Even if Corinne had her reasons for not accepting Brenna’s offer to repay the misappropriated funds plus interest, Zoe was too good to be hidden away. A legitimate study of voice and music seemed to Miranda the perfect compromise. The scholarship was her way of putting her money where her mouth was.
Miranda looked back at Alan. “I wish Patrice would add her to the program. Zoe could use the exposure.”
“She’s going to,” Alan said, thrilling Miranda to bits. “But the kids know Zoe. Patrice was hoping for a big-name headliner.”

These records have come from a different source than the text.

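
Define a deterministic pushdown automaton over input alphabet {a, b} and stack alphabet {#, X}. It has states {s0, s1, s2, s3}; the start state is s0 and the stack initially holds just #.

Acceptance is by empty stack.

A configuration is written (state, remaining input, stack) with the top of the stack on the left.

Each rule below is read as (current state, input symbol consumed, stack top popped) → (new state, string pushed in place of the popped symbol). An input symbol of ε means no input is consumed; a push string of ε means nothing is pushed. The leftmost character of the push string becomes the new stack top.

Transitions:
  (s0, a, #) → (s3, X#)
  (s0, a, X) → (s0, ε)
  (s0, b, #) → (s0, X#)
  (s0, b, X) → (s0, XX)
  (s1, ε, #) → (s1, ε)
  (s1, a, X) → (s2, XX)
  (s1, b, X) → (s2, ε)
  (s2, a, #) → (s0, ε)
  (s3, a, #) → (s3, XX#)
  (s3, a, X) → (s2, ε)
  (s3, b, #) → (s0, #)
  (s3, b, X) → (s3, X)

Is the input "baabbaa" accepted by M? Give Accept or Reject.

Accept

(s0, baabbaa, #) ⊢ (s0, aabbaa, X#) ⊢ (s0, abbaa, #) ⊢ (s3, bbaa, X#) ⊢ (s3, baa, X#) ⊢ (s3, aa, X#) ⊢ (s2, a, #) ⊢ (s0, ε, ε)
All input consumed and the stack is empty.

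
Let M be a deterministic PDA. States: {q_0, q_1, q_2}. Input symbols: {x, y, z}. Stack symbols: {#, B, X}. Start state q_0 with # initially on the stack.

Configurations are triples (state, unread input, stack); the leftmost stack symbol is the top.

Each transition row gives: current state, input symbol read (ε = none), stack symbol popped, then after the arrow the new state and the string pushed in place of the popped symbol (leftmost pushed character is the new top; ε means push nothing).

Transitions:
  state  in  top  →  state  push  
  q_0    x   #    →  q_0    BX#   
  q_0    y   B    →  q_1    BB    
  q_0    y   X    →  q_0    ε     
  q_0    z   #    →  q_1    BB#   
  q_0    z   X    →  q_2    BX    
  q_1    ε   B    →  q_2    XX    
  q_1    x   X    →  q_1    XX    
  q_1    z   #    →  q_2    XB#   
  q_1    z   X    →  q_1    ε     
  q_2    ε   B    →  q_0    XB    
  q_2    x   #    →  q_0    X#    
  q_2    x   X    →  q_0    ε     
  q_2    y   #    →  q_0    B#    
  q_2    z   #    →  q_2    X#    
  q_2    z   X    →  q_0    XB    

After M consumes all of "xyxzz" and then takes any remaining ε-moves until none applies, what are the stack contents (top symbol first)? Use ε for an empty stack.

(q_0, xyxzz, #) ⊢ (q_0, yxzz, BX#) ⊢ (q_1, xzz, BBX#) ⊢ (q_2, xzz, XXBX#) ⊢ (q_0, zz, XBX#) ⊢ (q_2, z, BXBX#) ⊢ (q_0, z, XBXBX#) ⊢ (q_2, ε, BXBXBX#) ⊢ (q_0, ε, XBXBXBX#)
All input consumed in state q_0 with stack XBXBXBX#.

XBXBXBX#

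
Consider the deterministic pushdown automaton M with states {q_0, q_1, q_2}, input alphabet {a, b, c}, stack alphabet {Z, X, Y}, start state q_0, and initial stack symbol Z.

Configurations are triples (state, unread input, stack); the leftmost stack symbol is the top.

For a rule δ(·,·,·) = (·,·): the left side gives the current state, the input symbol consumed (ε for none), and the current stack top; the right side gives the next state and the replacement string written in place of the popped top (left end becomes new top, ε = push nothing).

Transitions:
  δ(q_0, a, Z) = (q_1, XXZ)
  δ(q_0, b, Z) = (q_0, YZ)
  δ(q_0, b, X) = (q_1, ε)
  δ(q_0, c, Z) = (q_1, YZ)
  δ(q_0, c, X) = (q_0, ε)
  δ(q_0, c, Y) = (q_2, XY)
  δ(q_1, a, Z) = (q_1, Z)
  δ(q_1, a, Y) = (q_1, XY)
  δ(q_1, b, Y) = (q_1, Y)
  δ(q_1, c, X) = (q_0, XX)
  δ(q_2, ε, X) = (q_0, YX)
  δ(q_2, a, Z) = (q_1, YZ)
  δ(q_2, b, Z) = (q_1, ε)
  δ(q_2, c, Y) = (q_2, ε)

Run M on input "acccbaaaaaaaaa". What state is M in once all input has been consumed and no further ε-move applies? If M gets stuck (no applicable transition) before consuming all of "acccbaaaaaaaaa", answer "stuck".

(q_0, acccbaaaaaaaaa, Z)
  read a, top Z: go to q_1, push XXZ → (q_1, cccbaaaaaaaaa, XXZ)
  read c, top X: go to q_0, push XX → (q_0, ccbaaaaaaaaa, XXXZ)
  read c, top X: go to q_0, push ε → (q_0, cbaaaaaaaaa, XXZ)
  read c, top X: go to q_0, push ε → (q_0, baaaaaaaaa, XZ)
  read b, top X: go to q_1, push ε → (q_1, aaaaaaaaa, Z)
  read a, top Z: go to q_1, push Z → (q_1, aaaaaaaa, Z)
  read a, top Z: go to q_1, push Z → (q_1, aaaaaaa, Z)
  read a, top Z: go to q_1, push Z → (q_1, aaaaaa, Z)
  read a, top Z: go to q_1, push Z → (q_1, aaaaa, Z)
  read a, top Z: go to q_1, push Z → (q_1, aaaa, Z)
  read a, top Z: go to q_1, push Z → (q_1, aaa, Z)
  read a, top Z: go to q_1, push Z → (q_1, aa, Z)
  read a, top Z: go to q_1, push Z → (q_1, a, Z)
  read a, top Z: go to q_1, push Z → (q_1, ε, Z)
All input consumed; M is in state q_1.

q_1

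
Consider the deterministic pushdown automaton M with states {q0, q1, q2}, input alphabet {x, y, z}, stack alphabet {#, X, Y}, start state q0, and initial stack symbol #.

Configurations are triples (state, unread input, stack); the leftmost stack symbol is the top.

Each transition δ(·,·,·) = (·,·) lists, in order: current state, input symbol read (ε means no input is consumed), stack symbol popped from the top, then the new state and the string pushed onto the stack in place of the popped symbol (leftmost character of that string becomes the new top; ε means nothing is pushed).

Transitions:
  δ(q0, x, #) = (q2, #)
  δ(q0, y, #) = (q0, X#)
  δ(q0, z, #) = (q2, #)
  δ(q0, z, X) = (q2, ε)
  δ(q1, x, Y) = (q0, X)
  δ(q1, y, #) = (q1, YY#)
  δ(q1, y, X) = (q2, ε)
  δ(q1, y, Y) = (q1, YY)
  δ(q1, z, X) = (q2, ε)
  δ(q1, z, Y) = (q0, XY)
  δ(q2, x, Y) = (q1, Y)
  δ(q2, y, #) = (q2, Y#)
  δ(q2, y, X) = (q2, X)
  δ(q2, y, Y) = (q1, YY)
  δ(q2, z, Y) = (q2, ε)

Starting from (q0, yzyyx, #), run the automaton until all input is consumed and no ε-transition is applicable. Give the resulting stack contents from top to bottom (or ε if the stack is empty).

(q0, yzyyx, #) ⊢ (q0, zyyx, X#) ⊢ (q2, yyx, #) ⊢ (q2, yx, Y#) ⊢ (q1, x, YY#) ⊢ (q0, ε, XY#)
All input consumed in state q0 with stack XY#.

XY#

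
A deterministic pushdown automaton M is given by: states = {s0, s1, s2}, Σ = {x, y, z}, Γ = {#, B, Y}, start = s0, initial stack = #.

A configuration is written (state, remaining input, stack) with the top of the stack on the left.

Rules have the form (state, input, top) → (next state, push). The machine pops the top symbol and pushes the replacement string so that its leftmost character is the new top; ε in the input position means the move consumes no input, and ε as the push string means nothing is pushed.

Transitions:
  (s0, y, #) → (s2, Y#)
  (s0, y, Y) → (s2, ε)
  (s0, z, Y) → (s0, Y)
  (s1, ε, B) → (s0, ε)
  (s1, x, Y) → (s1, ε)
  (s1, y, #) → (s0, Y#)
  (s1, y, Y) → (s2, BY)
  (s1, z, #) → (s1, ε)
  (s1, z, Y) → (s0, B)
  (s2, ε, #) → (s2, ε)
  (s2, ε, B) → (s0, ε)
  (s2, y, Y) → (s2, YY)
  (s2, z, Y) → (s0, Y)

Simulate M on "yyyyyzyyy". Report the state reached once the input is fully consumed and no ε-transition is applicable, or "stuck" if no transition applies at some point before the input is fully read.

(s0, yyyyyzyyy, #)
  read y, top #: go to s2, push Y# → (s2, yyyyzyyy, Y#)
  read y, top Y: go to s2, push YY → (s2, yyyzyyy, YY#)
  read y, top Y: go to s2, push YY → (s2, yyzyyy, YYY#)
  read y, top Y: go to s2, push YY → (s2, yzyyy, YYYY#)
  read y, top Y: go to s2, push YY → (s2, zyyy, YYYYY#)
  read z, top Y: go to s0, push Y → (s0, yyy, YYYYY#)
  read y, top Y: go to s2, push ε → (s2, yy, YYYY#)
  read y, top Y: go to s2, push YY → (s2, y, YYYYY#)
  read y, top Y: go to s2, push YY → (s2, ε, YYYYYY#)
All input consumed; M is in state s2.

s2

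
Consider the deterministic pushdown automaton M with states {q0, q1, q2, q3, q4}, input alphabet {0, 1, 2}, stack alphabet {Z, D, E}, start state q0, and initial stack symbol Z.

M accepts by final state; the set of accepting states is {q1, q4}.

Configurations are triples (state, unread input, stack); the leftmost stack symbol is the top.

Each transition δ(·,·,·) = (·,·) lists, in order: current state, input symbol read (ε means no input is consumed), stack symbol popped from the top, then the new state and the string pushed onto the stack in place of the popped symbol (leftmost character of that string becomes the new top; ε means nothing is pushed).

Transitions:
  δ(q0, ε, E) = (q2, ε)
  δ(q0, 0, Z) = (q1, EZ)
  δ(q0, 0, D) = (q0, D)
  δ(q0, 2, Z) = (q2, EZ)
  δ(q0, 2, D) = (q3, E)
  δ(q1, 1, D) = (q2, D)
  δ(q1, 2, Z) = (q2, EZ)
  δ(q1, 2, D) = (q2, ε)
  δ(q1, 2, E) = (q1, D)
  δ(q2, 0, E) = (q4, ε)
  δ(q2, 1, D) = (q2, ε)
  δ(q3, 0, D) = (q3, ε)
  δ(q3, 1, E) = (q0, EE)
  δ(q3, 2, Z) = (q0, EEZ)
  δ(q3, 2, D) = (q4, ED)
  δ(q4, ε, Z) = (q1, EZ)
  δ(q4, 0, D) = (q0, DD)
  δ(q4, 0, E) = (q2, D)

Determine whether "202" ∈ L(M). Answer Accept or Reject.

Accept

(q0, 202, Z)
  read 2, top Z: go to q2, push EZ → (q2, 02, EZ)
  read 0, top E: go to q4, push ε → (q4, 2, Z)
  ε-move, top Z: go to q1, push EZ → (q1, 2, EZ)
  read 2, top E: go to q1, push D → (q1, ε, DZ)
All input consumed; state q1 ∈ F.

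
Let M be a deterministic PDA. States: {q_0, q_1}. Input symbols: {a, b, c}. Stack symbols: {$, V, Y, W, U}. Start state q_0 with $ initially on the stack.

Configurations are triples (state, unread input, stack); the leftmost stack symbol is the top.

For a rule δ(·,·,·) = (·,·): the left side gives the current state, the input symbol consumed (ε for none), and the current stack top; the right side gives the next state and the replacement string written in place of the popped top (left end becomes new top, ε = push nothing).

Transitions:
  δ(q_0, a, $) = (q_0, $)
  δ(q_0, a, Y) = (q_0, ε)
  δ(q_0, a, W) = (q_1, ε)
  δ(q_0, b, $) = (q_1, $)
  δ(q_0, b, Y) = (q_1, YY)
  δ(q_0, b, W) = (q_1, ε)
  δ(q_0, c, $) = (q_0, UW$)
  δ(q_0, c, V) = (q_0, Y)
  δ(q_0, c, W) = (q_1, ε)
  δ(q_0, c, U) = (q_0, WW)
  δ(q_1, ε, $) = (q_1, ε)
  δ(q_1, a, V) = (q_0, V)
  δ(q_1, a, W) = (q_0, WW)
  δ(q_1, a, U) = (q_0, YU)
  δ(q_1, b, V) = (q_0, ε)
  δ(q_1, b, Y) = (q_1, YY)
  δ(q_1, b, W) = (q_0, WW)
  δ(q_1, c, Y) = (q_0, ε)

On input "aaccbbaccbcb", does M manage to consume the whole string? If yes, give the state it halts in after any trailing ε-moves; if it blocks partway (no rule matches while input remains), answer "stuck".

(q_0, aaccbbaccbcb, $)
  read a, top $: go to q_0, push $ → (q_0, accbbaccbcb, $)
  read a, top $: go to q_0, push $ → (q_0, ccbbaccbcb, $)
  read c, top $: go to q_0, push UW$ → (q_0, cbbaccbcb, UW$)
  read c, top U: go to q_0, push WW → (q_0, bbaccbcb, WWW$)
  read b, top W: go to q_1, push ε → (q_1, baccbcb, WW$)
  read b, top W: go to q_0, push WW → (q_0, accbcb, WWW$)
  read a, top W: go to q_1, push ε → (q_1, ccbcb, WW$)
No transition for (q_1, c, top W); M blocks with input ccbcb remaining.

stuck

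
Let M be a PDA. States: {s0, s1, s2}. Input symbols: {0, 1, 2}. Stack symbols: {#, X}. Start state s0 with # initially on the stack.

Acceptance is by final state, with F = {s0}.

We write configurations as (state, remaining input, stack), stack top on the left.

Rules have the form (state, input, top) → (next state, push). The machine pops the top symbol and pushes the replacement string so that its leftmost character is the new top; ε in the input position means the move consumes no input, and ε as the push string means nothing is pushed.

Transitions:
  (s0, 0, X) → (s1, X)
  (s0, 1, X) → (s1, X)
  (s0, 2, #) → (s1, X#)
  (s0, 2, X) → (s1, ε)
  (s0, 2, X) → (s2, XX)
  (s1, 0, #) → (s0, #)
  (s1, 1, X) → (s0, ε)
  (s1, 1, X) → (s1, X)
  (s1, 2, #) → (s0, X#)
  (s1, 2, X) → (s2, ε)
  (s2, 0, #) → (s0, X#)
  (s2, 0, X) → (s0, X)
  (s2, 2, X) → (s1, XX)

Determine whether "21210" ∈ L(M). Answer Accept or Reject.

No computation consumes all input and reaches a final state.

Reject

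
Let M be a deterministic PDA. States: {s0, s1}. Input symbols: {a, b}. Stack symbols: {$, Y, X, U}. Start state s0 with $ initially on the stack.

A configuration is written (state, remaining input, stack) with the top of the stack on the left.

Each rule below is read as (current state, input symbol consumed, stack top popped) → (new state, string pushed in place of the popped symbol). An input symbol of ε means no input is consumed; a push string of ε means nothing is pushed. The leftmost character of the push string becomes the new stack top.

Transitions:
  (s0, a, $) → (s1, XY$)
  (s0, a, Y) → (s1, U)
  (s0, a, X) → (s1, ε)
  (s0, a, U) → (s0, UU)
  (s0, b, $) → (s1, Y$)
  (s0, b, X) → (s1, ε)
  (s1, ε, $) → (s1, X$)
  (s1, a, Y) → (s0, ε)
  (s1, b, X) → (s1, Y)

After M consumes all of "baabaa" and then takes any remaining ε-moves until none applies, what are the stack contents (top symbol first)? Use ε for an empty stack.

(s0, baabaa, $)
  read b, top $: go to s1, push Y$ → (s1, aabaa, Y$)
  read a, top Y: go to s0, push ε → (s0, abaa, $)
  read a, top $: go to s1, push XY$ → (s1, baa, XY$)
  read b, top X: go to s1, push Y → (s1, aa, YY$)
  read a, top Y: go to s0, push ε → (s0, a, Y$)
  read a, top Y: go to s1, push U → (s1, ε, U$)
All input consumed in state s1 with stack U$.

U$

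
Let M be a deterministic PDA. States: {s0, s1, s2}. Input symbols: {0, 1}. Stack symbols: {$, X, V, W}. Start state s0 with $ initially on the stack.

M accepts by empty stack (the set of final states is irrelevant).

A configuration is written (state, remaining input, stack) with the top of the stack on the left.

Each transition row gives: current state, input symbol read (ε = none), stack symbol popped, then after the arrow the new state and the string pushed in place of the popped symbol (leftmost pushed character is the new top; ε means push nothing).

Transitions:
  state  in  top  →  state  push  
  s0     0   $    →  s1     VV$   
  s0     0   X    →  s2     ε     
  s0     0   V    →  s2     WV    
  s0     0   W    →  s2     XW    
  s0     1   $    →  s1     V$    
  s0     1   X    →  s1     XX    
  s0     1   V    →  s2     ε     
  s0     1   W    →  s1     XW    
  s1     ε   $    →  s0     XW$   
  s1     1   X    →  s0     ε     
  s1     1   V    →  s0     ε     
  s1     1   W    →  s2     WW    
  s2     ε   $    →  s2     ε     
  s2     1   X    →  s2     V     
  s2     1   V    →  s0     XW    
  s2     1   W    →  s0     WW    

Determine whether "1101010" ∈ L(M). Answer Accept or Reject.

(s0, 1101010, $)
  read 1, top $: go to s1, push V$ → (s1, 101010, V$)
  read 1, top V: go to s0, push ε → (s0, 01010, $)
  read 0, top $: go to s1, push VV$ → (s1, 1010, VV$)
  read 1, top V: go to s0, push ε → (s0, 010, V$)
  read 0, top V: go to s2, push WV → (s2, 10, WV$)
  read 1, top W: go to s0, push WW → (s0, 0, WWV$)
  read 0, top W: go to s2, push XW → (s2, ε, XWWV$)
All input consumed; stack is XWWV$, not empty, and no further ε-move applies.

Reject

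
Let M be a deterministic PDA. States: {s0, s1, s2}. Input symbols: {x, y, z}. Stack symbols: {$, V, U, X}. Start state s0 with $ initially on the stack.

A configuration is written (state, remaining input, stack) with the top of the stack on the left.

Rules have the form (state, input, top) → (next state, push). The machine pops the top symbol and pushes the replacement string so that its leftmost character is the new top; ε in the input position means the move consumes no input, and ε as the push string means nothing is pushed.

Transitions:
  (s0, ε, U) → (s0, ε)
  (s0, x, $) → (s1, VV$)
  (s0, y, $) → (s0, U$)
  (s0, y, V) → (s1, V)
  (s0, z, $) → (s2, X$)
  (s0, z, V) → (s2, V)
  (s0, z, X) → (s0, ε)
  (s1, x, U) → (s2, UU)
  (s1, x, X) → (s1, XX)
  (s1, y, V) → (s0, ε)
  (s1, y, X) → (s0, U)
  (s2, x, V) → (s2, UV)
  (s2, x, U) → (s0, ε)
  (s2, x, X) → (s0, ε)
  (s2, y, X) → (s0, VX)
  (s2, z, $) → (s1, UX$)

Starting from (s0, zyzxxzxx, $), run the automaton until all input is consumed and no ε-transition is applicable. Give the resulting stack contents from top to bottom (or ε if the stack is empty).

VX$

(s0, zyzxxzxx, $) ⊢ (s2, yzxxzxx, X$) ⊢ (s0, zxxzxx, VX$) ⊢ (s2, xxzxx, VX$) ⊢ (s2, xzxx, UVX$) ⊢ (s0, zxx, VX$) ⊢ (s2, xx, VX$) ⊢ (s2, x, UVX$) ⊢ (s0, ε, VX$)
All input consumed in state s0 with stack VX$.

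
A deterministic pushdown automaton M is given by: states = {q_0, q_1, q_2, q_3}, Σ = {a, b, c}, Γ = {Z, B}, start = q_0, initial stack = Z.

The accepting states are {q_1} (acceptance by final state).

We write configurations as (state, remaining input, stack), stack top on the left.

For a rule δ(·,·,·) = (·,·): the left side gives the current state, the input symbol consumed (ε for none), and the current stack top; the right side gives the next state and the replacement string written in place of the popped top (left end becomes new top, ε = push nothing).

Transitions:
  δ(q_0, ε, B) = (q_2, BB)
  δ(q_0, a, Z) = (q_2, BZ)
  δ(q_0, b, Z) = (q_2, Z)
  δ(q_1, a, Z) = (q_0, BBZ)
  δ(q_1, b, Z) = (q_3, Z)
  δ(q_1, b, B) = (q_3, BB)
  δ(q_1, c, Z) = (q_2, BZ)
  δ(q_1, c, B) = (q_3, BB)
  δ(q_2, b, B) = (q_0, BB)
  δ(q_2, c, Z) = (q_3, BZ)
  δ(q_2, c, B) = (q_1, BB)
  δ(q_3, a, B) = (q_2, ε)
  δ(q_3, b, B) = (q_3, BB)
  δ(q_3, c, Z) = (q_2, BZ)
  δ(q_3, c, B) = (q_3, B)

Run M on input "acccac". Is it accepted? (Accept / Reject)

(q_0, acccac, Z)
  read a, top Z: go to q_2, push BZ → (q_2, cccac, BZ)
  read c, top B: go to q_1, push BB → (q_1, ccac, BBZ)
  read c, top B: go to q_3, push BB → (q_3, cac, BBBZ)
  read c, top B: go to q_3, push B → (q_3, ac, BBBZ)
  read a, top B: go to q_2, push ε → (q_2, c, BBZ)
  read c, top B: go to q_1, push BB → (q_1, ε, BBBZ)
All input consumed; state q_1 ∈ F.

Accept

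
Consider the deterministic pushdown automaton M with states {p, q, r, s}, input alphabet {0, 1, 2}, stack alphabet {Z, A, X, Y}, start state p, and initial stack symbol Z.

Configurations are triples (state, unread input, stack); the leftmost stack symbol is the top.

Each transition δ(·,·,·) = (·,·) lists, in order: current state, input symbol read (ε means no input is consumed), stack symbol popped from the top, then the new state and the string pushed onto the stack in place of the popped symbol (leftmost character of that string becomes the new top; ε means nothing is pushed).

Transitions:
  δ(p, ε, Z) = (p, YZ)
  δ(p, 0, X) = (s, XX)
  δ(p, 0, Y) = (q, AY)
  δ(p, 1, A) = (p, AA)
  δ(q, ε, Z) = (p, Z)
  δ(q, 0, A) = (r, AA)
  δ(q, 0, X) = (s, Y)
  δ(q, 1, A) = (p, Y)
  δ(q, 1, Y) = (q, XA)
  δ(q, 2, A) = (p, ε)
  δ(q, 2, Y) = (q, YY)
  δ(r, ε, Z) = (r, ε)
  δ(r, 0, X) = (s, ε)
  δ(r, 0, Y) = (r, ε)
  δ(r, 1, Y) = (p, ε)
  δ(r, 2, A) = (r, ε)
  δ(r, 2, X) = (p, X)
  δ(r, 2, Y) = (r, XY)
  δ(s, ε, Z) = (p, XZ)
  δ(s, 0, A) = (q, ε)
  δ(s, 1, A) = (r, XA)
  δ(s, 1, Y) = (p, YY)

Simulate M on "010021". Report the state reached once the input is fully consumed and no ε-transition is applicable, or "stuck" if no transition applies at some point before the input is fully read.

(p, 010021, Z)
  ε-move, top Z: go to p, push YZ → (p, 010021, YZ)
  read 0, top Y: go to q, push AY → (q, 10021, AYZ)
  read 1, top A: go to p, push Y → (p, 0021, YYZ)
  read 0, top Y: go to q, push AY → (q, 021, AYYZ)
  read 0, top A: go to r, push AA → (r, 21, AAYYZ)
  read 2, top A: go to r, push ε → (r, 1, AYYZ)
No transition for (r, 1, top A); M blocks with input 1 remaining.

stuck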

“I heard her sister’s in town,” Miranda said, thinking about Corinne and her relationships with her girls. Sooner or later mother needed to meet older daughter halfway—even if only for the sake of the younger. “Patrice should try to snag Ravyn.”
“That might work if Patrice were willing to forget everything Mistletoe stands for and invade Ravyn’s privacy, which she’s not going to do. And if Brenna and Corinne weren’t on the outs. There’s no way Patrice is going behind Corinne’s back just to make points with the kids.”
Miranda knew he was right. As cool a coup as it would be for the senior class to have Evermore’s lead singer at their Christmas dance, there were a whole lot of circumstances in the way of it happening.
Besides, with Ravyn—Brenna—estranged from her family, her visit to Mistletoe sans the band pretty much confirmed the rumors of her romantic liaison with right-wing and conveniently newly single congressman Teddy Eagleton, who Miranda had seen in the lobby earlier in the day.
Whatever the two were doing here, mentioning it to Corinne was nothing Miranda wanted to do. Especially since the other woman might soon be dealing with the reporters turned away by security from the inn. Having experienced the same, Miranda had great sympathy for what Corinne had ahead of her.
“You finished with that?” Alan asked, looking over Miranda’s head.